A couple of days ago, I was thinking about what you needed to know to use ChatGPT (or Bing/Sydney, or any similar service). It’s easy to ask it questions, but we all know that these large language models frequently generate false answers. Which raises the question: If I ask ChatGPT something, how much do I need to know to determine whether the answer is correct?
So I did a quick experiment. As a short programming project, a number of years ago I made a list of all the prime numbers less than 100 million. I used this list to create a 16-digit number that was the product of two 8-digit primes (99999787 times 99999821 is 9999960800038127). I then asked ChatGPT whether this number was prime, and how it determined whether the number was prime.
ChatGPT correctly answered that this number was not prime. This is somewhat surprising because, if you’ve read much about ChatGPT, you know that math isn’t one of its strong points. (There’s probably a big list of prime numbers somewhere in its training set.) However, its reasoning was incorrect–and that’s a lot more interesting. ChatGPT gave me a bunch of Python code that implemented the Miller-Rabin primality test, and said that my number was divisible by 29. The code as given had a couple of basic syntactic errors–but that wasn’t the only problem. First, 9999960800038127 isn’t divisible by 29 (I’ll let you prove this to yourself). After fixing the obvious errors, the Python code looked like a correct implementation of Miller-Rabin–but the number that Miller-Rabin outputs isn’t a factor, it’s a “witness” that attests to the fact the number you’re testing isn’t prime. The number it outputs also isn’t 29. So ChatGPT didn’t actually run the program; not surprising, many commentators have noted that ChatGPT doesn’t run the code that it writes. It also misunderstood what the algorithm does and what its output means, and that’s a more serious error.
I then asked it to reconsider the rationale for its previous answer, and got a very polite apology for being incorrect, together with a different Python program. This program was correct from the start. It was a brute-force primality test that tried each integer (both odd and even!) smaller than the square root of the number under test. Neither elegant nor performant, but correct. But again, because ChatGPT doesn’t actually run the program, it gave me a new list of “prime factors”–none of which were correct.
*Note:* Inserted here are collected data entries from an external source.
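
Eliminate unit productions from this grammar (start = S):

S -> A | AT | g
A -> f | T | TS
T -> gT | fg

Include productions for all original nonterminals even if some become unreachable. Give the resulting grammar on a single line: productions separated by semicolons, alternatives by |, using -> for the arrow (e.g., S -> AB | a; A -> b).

S -> f | g | AT | TS | fg | gT; A -> f | TS | fg | gT; T -> fg | gT

Unit productions: A->T, S->A.
Unit pairs (A ⇒* B via units): (A,T), (S,A), (S,T).
S: inherits non-unit rules of {A, S, T} → AT | TS | f | fg | g | gT.
A: inherits non-unit rules of {A, T} → TS | f | fg | gT.
T: inherits non-unit rules of {T} → fg | gT.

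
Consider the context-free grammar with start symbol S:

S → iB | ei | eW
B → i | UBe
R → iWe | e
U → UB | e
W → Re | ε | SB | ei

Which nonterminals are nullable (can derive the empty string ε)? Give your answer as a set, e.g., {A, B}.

Directly nullable (have an ε-rule): {W}.
Not nullable: B, R, S, U — each has a terminal in every rule's right-hand side or depends on a non-nullable symbol.

{W}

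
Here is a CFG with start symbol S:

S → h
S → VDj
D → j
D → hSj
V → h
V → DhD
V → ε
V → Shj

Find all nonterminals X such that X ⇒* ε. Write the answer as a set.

Directly nullable (have an ε-rule): {V}.
Not nullable: D, S — each has a terminal in every rule's right-hand side or depends on a non-nullable symbol.

{V}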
Interestingly, it included its expected (and incorrect) output in the code:
n = 9999960800038127
factors = factorize(n)
print(factors) # prints [193, 518401, 3215031751]
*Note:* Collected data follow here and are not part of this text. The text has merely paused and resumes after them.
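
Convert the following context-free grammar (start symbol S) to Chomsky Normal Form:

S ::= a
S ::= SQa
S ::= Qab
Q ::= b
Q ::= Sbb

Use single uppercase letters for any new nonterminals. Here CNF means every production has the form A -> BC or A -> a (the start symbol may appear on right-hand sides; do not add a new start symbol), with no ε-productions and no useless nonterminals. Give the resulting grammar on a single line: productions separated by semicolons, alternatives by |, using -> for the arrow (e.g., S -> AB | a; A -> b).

No ε-productions.
No unit productions to eliminate.
TERM: introduce B -> a, A -> b and substitute in every rule of length ≥2.
BIN: Q -> SAA becomes Q -> SC, C -> AA; S -> QBA becomes S -> QD, D -> BA; S -> SQB becomes S -> SE, E -> QB.

S -> a | QD | SE; A -> b; B -> a; C -> AA; D -> BA; E -> QB; Q -> b | SC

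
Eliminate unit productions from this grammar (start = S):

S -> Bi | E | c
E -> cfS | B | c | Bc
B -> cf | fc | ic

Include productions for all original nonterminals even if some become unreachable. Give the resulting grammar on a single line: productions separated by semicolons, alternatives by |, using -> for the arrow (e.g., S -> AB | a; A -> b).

Unit productions: E->B, S->E.
Unit pairs (A ⇒* B via units): (E,B), (S,B), (S,E).
S: inherits non-unit rules of {B, E, S} → Bc | Bi | c | cf | cfS | fc | ic.
B: inherits non-unit rules of {B} → cf | fc | ic.
E: inherits non-unit rules of {B, E} → Bc | c | cf | cfS | fc | ic.

S -> c | Bc | Bi | cf | fc | ic | cfS; B -> cf | fc | ic; E -> c | Bc | cf | fc | ic | cfS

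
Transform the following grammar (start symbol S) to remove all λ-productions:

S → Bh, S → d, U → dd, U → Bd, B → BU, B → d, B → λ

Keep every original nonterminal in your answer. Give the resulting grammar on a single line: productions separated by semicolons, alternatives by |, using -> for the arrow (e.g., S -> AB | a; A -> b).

S -> d | h | Bh; B -> U | d | BU; U -> d | Bd | dd

Nullable set: {B}.
S -> Bh: B nullable, giving Bh | h.
Drop B -> λ.
B -> BU: B nullable, giving BU | U.
U -> Bd: B nullable, giving Bd | d.
Unchanged (no nullable symbols): S -> d; B -> d; U -> dd.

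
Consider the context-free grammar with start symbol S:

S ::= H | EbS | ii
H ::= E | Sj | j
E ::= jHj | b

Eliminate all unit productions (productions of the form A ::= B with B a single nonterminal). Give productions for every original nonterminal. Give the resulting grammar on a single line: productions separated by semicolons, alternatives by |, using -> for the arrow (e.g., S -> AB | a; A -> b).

S -> b | j | Sj | ii | EbS | jHj; E -> b | jHj; H -> b | j | Sj | jHj

Unit productions: H->E, S->H.
Unit pairs (A ⇒* B via units): (H,E), (S,E), (S,H).
S: inherits non-unit rules of {E, H, S} → EbS | Sj | b | ii | j | jHj.
E: inherits non-unit rules of {E} → b | jHj.
H: inherits non-unit rules of {E, H} → Sj | b | j | jHj.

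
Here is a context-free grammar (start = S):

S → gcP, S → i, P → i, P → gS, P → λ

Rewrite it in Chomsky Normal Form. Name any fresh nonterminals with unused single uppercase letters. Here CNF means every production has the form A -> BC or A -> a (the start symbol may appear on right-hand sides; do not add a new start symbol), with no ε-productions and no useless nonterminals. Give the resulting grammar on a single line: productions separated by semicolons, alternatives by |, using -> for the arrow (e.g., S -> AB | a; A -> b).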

I’m not claiming that ChatGPT is useless–far from it. It’s good at suggesting ways to solve a problem, and can lead you to the right solution, whether or not it gives you a correct answer. Miller-Rabin is interesting; I knew it existed, but wouldn’t have bothered to look it up if I wasn’t prompted. (That’s a nice irony: I was effectively prompted by ChatGPT.)
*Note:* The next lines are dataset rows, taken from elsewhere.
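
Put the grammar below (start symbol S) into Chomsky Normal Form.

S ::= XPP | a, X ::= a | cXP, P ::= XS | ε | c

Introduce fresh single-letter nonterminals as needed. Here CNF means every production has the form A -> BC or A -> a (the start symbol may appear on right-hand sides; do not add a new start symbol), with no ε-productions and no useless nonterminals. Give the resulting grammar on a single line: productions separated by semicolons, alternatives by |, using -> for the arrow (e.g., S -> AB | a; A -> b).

Nullable: {P}; after ε-elimination: S -> X | a | XP | XPP; P -> c | XS; X -> a | cX | cXP.
After unit-elimination: S -> a | XP | cX | XPP | cXP; P -> c | XS; X -> a | cX | cXP.
TERM: introduce A -> c and substitute in every rule of length ≥2.
BIN: S -> AXP becomes S -> AB, B -> XP; S -> XPP becomes S -> XC, C -> PP; X -> AXP becomes X -> AD, D -> XP.

S -> a | AB | AX | XC | XP; A -> c; B -> XP; C -> PP; D -> XP; P -> c | XS; X -> a | AD | AX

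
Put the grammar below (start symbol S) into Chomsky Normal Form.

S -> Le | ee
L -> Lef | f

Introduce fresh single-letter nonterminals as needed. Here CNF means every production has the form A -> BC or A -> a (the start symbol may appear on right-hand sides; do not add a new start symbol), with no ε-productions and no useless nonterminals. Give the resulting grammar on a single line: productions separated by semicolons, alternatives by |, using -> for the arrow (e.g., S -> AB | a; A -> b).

No ε-productions.
No unit productions to eliminate.
TERM: introduce A -> e, B -> f and substitute in every rule of length ≥2.
BIN: L -> LAB becomes L -> LC, C -> AB.

S -> AA | LA; A -> e; B -> f; C -> AB; L -> f | LC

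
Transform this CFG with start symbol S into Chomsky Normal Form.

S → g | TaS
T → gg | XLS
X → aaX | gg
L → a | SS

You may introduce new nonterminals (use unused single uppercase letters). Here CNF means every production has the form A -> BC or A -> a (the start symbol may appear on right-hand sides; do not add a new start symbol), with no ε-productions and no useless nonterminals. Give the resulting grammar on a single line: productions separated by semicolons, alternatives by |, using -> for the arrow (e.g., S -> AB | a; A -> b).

No ε-productions.
No unit productions to eliminate.
TERM: introduce A -> a, B -> g and substitute in every rule of length ≥2.
BIN: S -> TAS becomes S -> TC, C -> AS; T -> XLS becomes T -> XD, D -> LS; X -> AAX becomes X -> AE, E -> AX.

S -> g | TC; A -> a; B -> g; C -> AS; D -> LS; E -> AX; L -> a | SS; T -> BB | XD; X -> AE | BB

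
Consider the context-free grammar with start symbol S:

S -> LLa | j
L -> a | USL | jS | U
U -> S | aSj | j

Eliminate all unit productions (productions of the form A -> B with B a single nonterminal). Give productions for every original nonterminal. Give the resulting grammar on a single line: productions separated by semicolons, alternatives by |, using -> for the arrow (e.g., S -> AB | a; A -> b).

Unit productions: L->U, U->S.
Unit pairs (A ⇒* B via units): (L,S), (L,U), (U,S).
S: inherits non-unit rules of {S} → LLa | j.
L: inherits non-unit rules of {L, S, U} → LLa | USL | a | aSj | j | jS.
U: inherits non-unit rules of {S, U} → LLa | aSj | j.

S -> j | LLa; L -> a | j | jS | LLa | USL | aSj; U -> j | LLa | aSj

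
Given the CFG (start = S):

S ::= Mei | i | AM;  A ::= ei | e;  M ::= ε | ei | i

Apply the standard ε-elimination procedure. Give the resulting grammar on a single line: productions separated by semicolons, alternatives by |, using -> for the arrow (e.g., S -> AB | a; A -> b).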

Getting back to the original question: ChatGPT is good at providing “answers” to questions, but if you need to know that an answer is correct, you must either be capable of solving the problem yourself, or doing the research you’d need to solve that problem. That’s probably a win, but you have to be wary. Don’t put ChatGPT in situations where correctness is an issue unless you’re willing and able to do the hard work yourself.